Gymnocalycium
Espèces connues
Qu’est-ce que le Gymnocalycium, le cactus menton ?
Le Gymnocalycium est un genre d’environ 70 espèces acceptées de cactus globulaires originaires principalement d’Argentine, certaines espèces s’étendant jusqu’en Uruguay, au Paraguay, en Bolivie et au Brésil. Le nom associe les mots grecs gymnos (nu) et kalyx (calice), en référence aux boutons floraux lisses et dépourvus d’écailles qui distinguent le genre de tous les autres cactus.
Où pousse le Gymnocalycium à l’état sauvage ?
Le Gymnocalycium occupe des habitats variés à travers l’Amérique du Sud, des basses terres arides du Chaco aux contreforts andins jusqu’à 2,500 m. L’Argentine est le centre de diversité, abritant la majorité des espèces acceptées dans des provinces allant de Salta au nord jusqu’à la Patagonie au sud. De nombreuses espèces poussent en prairie ou sous un couvert arbustif léger plutôt qu’en plein désert exposé.

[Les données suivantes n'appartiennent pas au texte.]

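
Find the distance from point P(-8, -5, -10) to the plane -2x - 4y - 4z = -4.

distance = |a·x₀ + b·y₀ + c·z₀ - d| / √(a² + b² + c²)
  = |(-2)·(-8) + (-4)·(-5) + (-4)·(-10) - (-4)| / √((-2)² + (-4)² + (-4)²)
  = |16 + 20 + 40 + 4| / √(4 + 16 + 16)
  = |80| / √36
  = 80 / 6
  ≈ 13.33

13.33


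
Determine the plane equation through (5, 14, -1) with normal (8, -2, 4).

The plane through P with normal n = (a, b, c) satisfies n·(r - P) = 0,
i.e. ax + by + cz = a·x₀ + b·y₀ + c·z₀.
d = 8·5 + (-2)·14 + 4·(-1)
  = 40 - 28 - 4
  = 8
Equation: 8x - 2y + 4z = 8

8x - 2y + 4z = 8


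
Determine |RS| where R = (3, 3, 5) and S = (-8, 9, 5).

d = √[(x₂-x₁)² + (y₂-y₁)² + (z₂-z₁)²]
  = √[(-11)² + 6² + 0²]
  = √[121 + 36 + 0]
  = √157
  ≈ 12.53

12.53


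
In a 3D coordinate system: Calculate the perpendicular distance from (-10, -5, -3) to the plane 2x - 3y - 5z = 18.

distance = |a·x₀ + b·y₀ + c·z₀ - d| / √(a² + b² + c²)
  = |2·(-10) + (-3)·(-5) + (-5)·(-3) - 18| / √(2² + (-3)² + (-5)²)
  = |-20 + 15 + 15 - 18| / √(4 + 9 + 25)
  = |-8| / √38
  = 8 / 6.164
  ≈ 1.298

1.298


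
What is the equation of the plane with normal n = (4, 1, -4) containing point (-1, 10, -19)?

The plane through P with normal n = (a, b, c) satisfies n·(r - P) = 0,
i.e. ax + by + cz = a·x₀ + b·y₀ + c·z₀.
d = 4·(-1) + 1·10 + (-4)·(-19)
  = -4 + 10 + 76
  = 82
Equation: 4x + y - 4z = 82

4x + y - 4z = 82


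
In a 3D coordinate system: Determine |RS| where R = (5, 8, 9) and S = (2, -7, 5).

d = √[(x₂-x₁)² + (y₂-y₁)² + (z₂-z₁)²]
  = √[(-3)² + (-15)² + (-4)²]
  = √[9 + 225 + 16]
  = √250
  ≈ 15.81

15.81


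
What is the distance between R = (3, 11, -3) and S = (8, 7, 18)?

d = √[(x₂-x₁)² + (y₂-y₁)² + (z₂-z₁)²]
  = √[5² + (-4)² + 21²]
  = √[25 + 16 + 441]
  = √482
  ≈ 21.95

21.95


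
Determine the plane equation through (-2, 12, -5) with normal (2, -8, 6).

The plane through P with normal n = (a, b, c) satisfies n·(r - P) = 0,
i.e. ax + by + cz = a·x₀ + b·y₀ + c·z₀.
d = 2·(-2) + (-8)·12 + 6·(-5)
  = -4 - 96 - 30
  = -130
Equation: 2x - 8y + 6z = -130

2x - 8y + 6z = -130


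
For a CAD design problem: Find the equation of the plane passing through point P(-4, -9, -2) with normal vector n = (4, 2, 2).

The plane through P with normal n = (a, b, c) satisfies n·(r - P) = 0,
i.e. ax + by + cz = a·x₀ + b·y₀ + c·z₀.
d = 4·(-4) + 2·(-9) + 2·(-2)
  = -16 - 18 - 4
  = -38
Equation: 4x + 2y + 2z = -38

4x + 2y + 2z = -38


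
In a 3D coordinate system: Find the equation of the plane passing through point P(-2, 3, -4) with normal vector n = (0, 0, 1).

The plane through P with normal n = (a, b, c) satisfies n·(r - P) = 0,
i.e. ax + by + cz = a·x₀ + b·y₀ + c·z₀.
d = 0·(-2) + 0·3 + 1·(-4)
  = 0 + 0 - 4
  = -4
Equation: z = -4

z = -4


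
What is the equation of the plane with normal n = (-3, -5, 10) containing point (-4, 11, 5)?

The plane through P with normal n = (a, b, c) satisfies n·(r - P) = 0,
i.e. ax + by + cz = a·x₀ + b·y₀ + c·z₀.
d = (-3)·(-4) + (-5)·11 + 10·5
  = 12 - 55 + 50
  = 7
Equation: -3x - 5y + 10z = 7

-3x - 5y + 10z = 7


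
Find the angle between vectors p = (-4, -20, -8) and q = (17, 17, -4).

p·q = (-4)·17 + (-20)·17 + (-8)·(-4) = -68 - 340 + 32 = -376
|p| = √((-4)² + (-20)² + (-8)²) = √480 ≈ 21.91
|q| = √(17² + 17² + (-4)²) = √594 ≈ 24.37
cos θ = (p·q)/(|p||q|) = -376/(21.91·24.37) ≈ -0.7042
θ = arccos(-0.7042) ≈ 134.8°

134.8°


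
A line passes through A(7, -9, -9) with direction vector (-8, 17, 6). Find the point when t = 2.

P(t) = A + t·d
  = (7 + (-8)·2, -9 + 17·2, -9 + 6·2)
  = (7 - 16, -9 + 34, -9 + 12)
  = (-9, 25, 3)

(-9, 25, 3)


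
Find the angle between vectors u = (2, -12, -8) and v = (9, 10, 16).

u·v = 2·9 + (-12)·10 + (-8)·16 = 18 - 120 - 128 = -230
|u| = √(2² + (-12)² + (-8)²) = √212 ≈ 14.56
|v| = √(9² + 10² + 16²) = √437 ≈ 20.9
cos θ = (u·v)/(|u||v|) = -230/(14.56·20.9) ≈ -0.7556
θ = arccos(-0.7556) ≈ 139.1°

139.1°


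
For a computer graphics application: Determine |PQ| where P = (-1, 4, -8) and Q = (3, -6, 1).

d = √[(x₂-x₁)² + (y₂-y₁)² + (z₂-z₁)²]
  = √[4² + (-10)² + 9²]
  = √[16 + 100 + 81]
  = √197
  ≈ 14.04

14.04


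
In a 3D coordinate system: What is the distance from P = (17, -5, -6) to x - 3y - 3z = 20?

distance = |a·x₀ + b·y₀ + c·z₀ - d| / √(a² + b² + c²)
  = |1·17 + (-3)·(-5) + (-3)·(-6) - 20| / √(1² + (-3)² + (-3)²)
  = |17 + 15 + 18 - 20| / √(1 + 9 + 9)
  = |30| / √19
  = 30 / 4.359
  ≈ 6.882

6.882


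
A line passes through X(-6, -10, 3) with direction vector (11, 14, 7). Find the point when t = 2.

P(t) = X + t·d
  = (-6 + 11·2, -10 + 14·2, 3 + 7·2)
  = (-6 + 22, -10 + 28, 3 + 14)
  = (16, 18, 17)

(16, 18, 17)


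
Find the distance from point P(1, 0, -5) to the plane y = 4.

distance = |a·x₀ + b·y₀ + c·z₀ - d| / √(a² + b² + c²)
  = |0·1 + 1·0 + 0·(-5) - 4| / √(0² + 1² + 0²)
  = |0 + 0 + 0 - 4| / √(0 + 1 + 0)
  = |-4| / √1
  = 4 / 1
  ≈ 4

4


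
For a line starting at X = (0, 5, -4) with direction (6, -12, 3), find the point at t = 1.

P(t) = X + t·d
  = (0 + 6·1, 5 + (-12)·1, -4 + 3·1)
  = (0 + 6, 5 - 12, -4 + 3)
  = (6, -7, -1)

(6, -7, -1)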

Que signifie « calice nu » pour le Gymnocalycium ?
Les boutons floraux du Gymnocalycium sont dépourvus des écailles, épines ou poils qui recouvrent le tube floral chez presque tous les autres genres de cactus, laissant le calice lisse et à nu. Ce caractère est diagnostique et visible même sur les boutons non ouverts. C’est le moyen le plus simple de confirmer qu’une plante appartient bien au Gymnocalycium plutôt qu’à un genre superficiellement semblable.
Quand le Gymnocalycium fleurit-il ?
La plupart des espèces fleurissent de la fin du printemps jusqu’à l’été. Les fleurs sont en forme d’entonnoir, de 3 à 7 cm de diamètre, blanches, roses, rouges ou parfois jaunes. Les plantes issues de semis peuvent produire leurs premières fleurs en seulement 2 à 3 ans après la germination, bien plus rapidement que la plupart des cactus rares, ce qui rend le genre gratifiant pour les collectionneurs débutants.
Qu’est-ce qu’un « cactus lune » Gymnocalycium ?
Les globes colorés vendus dans les jardineries sous le nom de « cactus lune » sont généralement des mutations déficientes en chlorophylle de Gymnocalycium mihanovichii greffées sur un porte-greffe vert (habituellement Hylocereus), car elles ne peuvent pas réaliser la photosynthèse par elles-mêmes. Il s’agit d’un produit de grande distribution dont la durée de vie est d’un à trois ans. Le G. mihanovichii de type sauvage, vert et non greffé, est une plante compacte et robuste originaire de la région du Chaco au Paraguay.
Le Gymnocalycium a-t-il besoin de plein soleil ?
Contrairement à de nombreux cactus de désert, la plupart des espèces de Gymnocalycium préfèrent une lumière vive avec un peu d’ombre en milieu de journée. Leurs habitats naturels comprennent des emplacements partiellement ombragés sous les arbustes et les surplombs rocheux, et le plein soleil de midi en culture peut décolorer l’épiderme ou provoquer des brûlures. Un soleil du matin avec une protection l’après-midi, ou une lumière filtrée tout au long de la journée, favorise la meilleure couleur du corps et le meilleur développement des épines.
Certaines espèces de Gymnocalycium sont-elles menacées ?
La plupart des espèces disposent de populations sauvages relativement sûres, bien que l’ensemble du genre relève de l’inscription CITES Appendix II pour les Cactaceae. Quelques endémiques à aire restreinte subissent des menaces localisées liées à l’agriculture et au pâturage du bétail en Argentine. Le G. buenekeri, limité à une petite zone du Rio Grande do Sul, dans le sud du Brésil, est considéré comme menacé par la perte de son habitat.
Quel substrat convient au Gymnocalycium en culture ?
Gymnocalycium tolère un substrat légèrement plus riche que les xérophytes extrêmes : un mélange de 65 à 75 % d’agrégats minéraux (ponce, gravillon de granite ou roche de lave) et de 25 à 35 % de matière organique pauvre en nutriments convient à la plupart des espèces. Arrosez régulièrement pendant la saison de croissance, en laissant le substrat sécher entre deux arrosages, et réduisez les arrosages en hiver. Un pH légèrement acide à neutre convient à la plupart des espèces argentines.